A PAZ TAMBIÉN É UMA QUESTÃO FEMININA
 
«As consequências dessas políticas não recaem sobre estruturas abstratas; recaem sobre pessoas concretas, sobre os seres humanos que habitam esta nação». Esta declaração foi feita pela Deputada Yamila González Ferrer, membro da Comissão de Atenção à Juventude, à Infância e à Igualdade de Direitos da Mulher.
 
«Nós, que lutamos pelos direitos das mulheres, sabemos que as crises nunca são neutras. As mulheres são sempre as primeiras a sofrer os impactos mais severos», afirmou.
 
A legisladora cubana dirigiu-se «às mulheres dos Estados Unidos, em sua condição de avós, mães, filhas e cidadãs» para denunciar que as ordens executivas do presidente Donald Trump impuseram «um bloqueio total do petróleo, que busca gerar uma catástrofe humanitária».
 
Detalhou números específicos sobre o impacto na saúde: «96.387 pacientes aguardando cirurgia, dos quais mais de 11.000 são crianças», bem como impactos na neonatologia, radioterapia e hemodiálise.
 
Ela afirmou que o bloqueio reduz a expectativa de vida de crianças com câncer de 85% para 65%.
 
Apelou às congressistas norte-americanas para que «usem sua autoridade moral, política e legislativa» para promover o diálogo e evitar conflitos armados: «As mulheres não são apenas aquelas que sofrem o impacto das guerras e crises. Nós também somos pacificadoras».
 
VOZES DE LEGISLADORES MUNDIAIS A FAVOR DE CUBA
 
«O controle da administração dos EUA não liberta os cubanos, mas os condena à punição coletiva», denunciaram vários eurodeputados, segundo um resumo em vídeo divulgado durante a reunião.
 
Parlamentares europeus afirmaram que é uma grande mentira referir-se à situação em Cuba como se fosse resultado de um Estado falido, porque essa situação é causada por fatores externos, especificamente pelos Estados Unidos.
 
Eles declararam que Cuba se tornou um exemplo para o mundo todo e é um símbolo de inconformismo. «Cuba não está sozinha.
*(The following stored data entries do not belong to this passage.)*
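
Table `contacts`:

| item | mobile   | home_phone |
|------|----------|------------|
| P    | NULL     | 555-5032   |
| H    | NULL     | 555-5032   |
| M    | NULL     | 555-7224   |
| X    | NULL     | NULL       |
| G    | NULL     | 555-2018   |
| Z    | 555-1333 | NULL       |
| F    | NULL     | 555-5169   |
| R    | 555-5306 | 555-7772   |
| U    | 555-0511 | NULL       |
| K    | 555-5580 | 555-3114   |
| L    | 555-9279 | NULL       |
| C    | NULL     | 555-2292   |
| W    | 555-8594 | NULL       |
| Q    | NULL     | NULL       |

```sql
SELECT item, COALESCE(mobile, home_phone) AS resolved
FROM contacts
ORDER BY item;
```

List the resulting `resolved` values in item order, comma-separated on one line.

item=C: mobile=NULL, home_phone=555-2292 → 555-2292
item=F: mobile=NULL, home_phone=555-5169 → 555-5169
item=G: mobile=NULL, home_phone=555-2018 → 555-2018
item=H: mobile=NULL, home_phone=555-5032 → 555-5032
item=K: mobile=555-5580 → 555-5580
item=L: mobile=555-9279 → 555-9279
item=M: mobile=NULL, home_phone=555-7224 → 555-7224
item=P: mobile=NULL, home_phone=555-5032 → 555-5032
item=Q: mobile=NULL, home_phone=NULL (all NULL) → NULL
item=R: mobile=555-5306 → 555-5306
item=U: mobile=555-0511 → 555-0511
item=W: mobile=555-8594 → 555-8594
item=X: mobile=NULL, home_phone=NULL (all NULL) → NULL
item=Z: mobile=555-1333 → 555-1333

555-2292, 555-5169, 555-2018, 555-5032, 555-5580, 555-9279, 555-7224, 555-5032, NULL, 555-5306, 555-0511, 555-8594, NULL, 555-1333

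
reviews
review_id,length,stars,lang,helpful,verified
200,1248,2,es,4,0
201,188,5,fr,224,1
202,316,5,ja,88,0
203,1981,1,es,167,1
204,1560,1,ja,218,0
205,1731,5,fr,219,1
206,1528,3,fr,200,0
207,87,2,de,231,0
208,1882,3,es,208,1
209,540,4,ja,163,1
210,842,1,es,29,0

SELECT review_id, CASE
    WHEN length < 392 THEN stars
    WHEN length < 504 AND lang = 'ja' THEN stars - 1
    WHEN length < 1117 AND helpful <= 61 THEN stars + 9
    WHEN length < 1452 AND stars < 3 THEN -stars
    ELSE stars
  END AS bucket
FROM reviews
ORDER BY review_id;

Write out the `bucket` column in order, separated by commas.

-2, 5, 5, 1, 1, 5, 3, 2, 3, 4, 10

review_id=200: length < 1452 AND stars < 3 → -2
review_id=201: length < 392 → 5
review_id=202: length < 392 → 5
review_id=203: ELSE → 1
review_id=204: ELSE → 1
review_id=205: ELSE → 5
review_id=206: ELSE → 3
review_id=207: length < 392 → 2
review_id=208: ELSE → 3
review_id=209: ELSE → 4
review_id=210: length < 1117 AND helpful <= 61 → 10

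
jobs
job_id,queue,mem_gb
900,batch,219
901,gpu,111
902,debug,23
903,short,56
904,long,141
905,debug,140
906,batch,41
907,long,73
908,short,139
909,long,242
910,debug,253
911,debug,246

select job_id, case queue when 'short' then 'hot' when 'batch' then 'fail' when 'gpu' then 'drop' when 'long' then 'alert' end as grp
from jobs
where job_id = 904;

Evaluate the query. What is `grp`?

job_id = 904: queue=long, mem_gb=141.
queue='short' → false
queue='batch' → false
queue='gpu' → false
queue='long' → true → alert

alert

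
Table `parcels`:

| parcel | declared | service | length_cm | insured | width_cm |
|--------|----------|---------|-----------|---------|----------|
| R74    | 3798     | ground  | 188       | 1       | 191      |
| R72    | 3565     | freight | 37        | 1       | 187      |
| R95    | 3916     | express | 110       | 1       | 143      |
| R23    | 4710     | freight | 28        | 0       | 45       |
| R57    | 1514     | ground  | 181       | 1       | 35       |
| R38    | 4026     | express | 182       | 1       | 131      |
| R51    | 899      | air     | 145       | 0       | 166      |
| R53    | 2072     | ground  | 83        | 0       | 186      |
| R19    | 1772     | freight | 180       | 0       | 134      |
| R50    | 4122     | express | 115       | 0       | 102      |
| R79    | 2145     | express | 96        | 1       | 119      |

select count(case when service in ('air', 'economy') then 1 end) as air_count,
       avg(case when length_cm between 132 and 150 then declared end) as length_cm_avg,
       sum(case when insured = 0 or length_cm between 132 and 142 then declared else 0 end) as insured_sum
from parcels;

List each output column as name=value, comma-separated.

[air_count: service in ('air', 'economy')]
parcel=R74: ✗
parcel=R72: ✗
parcel=R95: ✗
parcel=R23: ✗
parcel=R57: ✗
parcel=R38: ✗
parcel=R51: ✓ → 1
parcel=R53: ✗
parcel=R19: ✗
parcel=R50: ✗
parcel=R79: ✗
air_count = COUNT(1) = 1
—
[length_cm_avg: length_cm between 132 and 150]
parcel=R74: ✗
parcel=R72: ✗
parcel=R95: ✗
parcel=R23: ✗
parcel=R57: ✗
parcel=R38: ✗
parcel=R51: ✓ → 899
parcel=R53: ✗
parcel=R19: ✗
parcel=R50: ✗
parcel=R79: ✗
length_cm_avg = 899
—
[insured_sum: insured = 0 or length_cm between 132 and 142]
parcel=R74: ✗
parcel=R72: ✗
parcel=R95: ✗
parcel=R23: ✓ → 4710
parcel=R57: ✗
parcel=R38: ✗
parcel=R51: ✓ → 899
parcel=R53: ✓ → 2072
parcel=R19: ✓ → 1772
parcel=R50: ✓ → 4122
parcel=R79: ✗
insured_sum = 4710 + 899 + 2072 + 1772 + 4122 = 13575

air_count=1, length_cm_avg=899, insured_sum=13575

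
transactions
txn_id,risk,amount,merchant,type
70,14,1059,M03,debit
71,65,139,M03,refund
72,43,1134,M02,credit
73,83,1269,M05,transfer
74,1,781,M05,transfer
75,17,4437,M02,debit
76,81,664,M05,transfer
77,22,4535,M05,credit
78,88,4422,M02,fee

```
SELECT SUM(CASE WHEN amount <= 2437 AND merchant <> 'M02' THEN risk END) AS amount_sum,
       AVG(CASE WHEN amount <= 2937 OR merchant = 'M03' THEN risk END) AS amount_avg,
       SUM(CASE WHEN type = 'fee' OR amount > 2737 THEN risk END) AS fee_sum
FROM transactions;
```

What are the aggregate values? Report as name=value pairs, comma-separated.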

Todos os povos do mundo estão ao lado de Cuba».
 
As denúncias foram acompanhadas por atos concretos de solidariedade. Steve Witherden, membro do Parlamento por Montgomeryshire e Glyndwr, no Reino Unido, e presidente do Grupo Parlamentar Multipartidário sobre Cuba no Parlamento Britânico, expressou estar «muito satisfeito com todo o trabalho que pude realizar em apoio a Cuba».
 
Witherden destacou em particular «a moção que apresentou condenando o bloqueio de petróleo a Cuba imposto pelo Presidente Trump, a qual reuniu 119 assinaturas do Parlamento do Reino Unido, uma das maiores demonstrações de apoio de qualquer legislatura no mundo».
 
Alice Portugal, presidente do Grupo Parlamentar de Amizade Brasil-Cuba, declarou: «Raúl Castro é um símbolo da libertação de Cuba do jugo total dos Estados Unidos». Ela expressou sua «completa indignação» com a tentativa de processar o líder cubano e «com a tentativa militar de derrubar o governo revolucionário de Cuba, que é um grande exemplo de soberania nacional».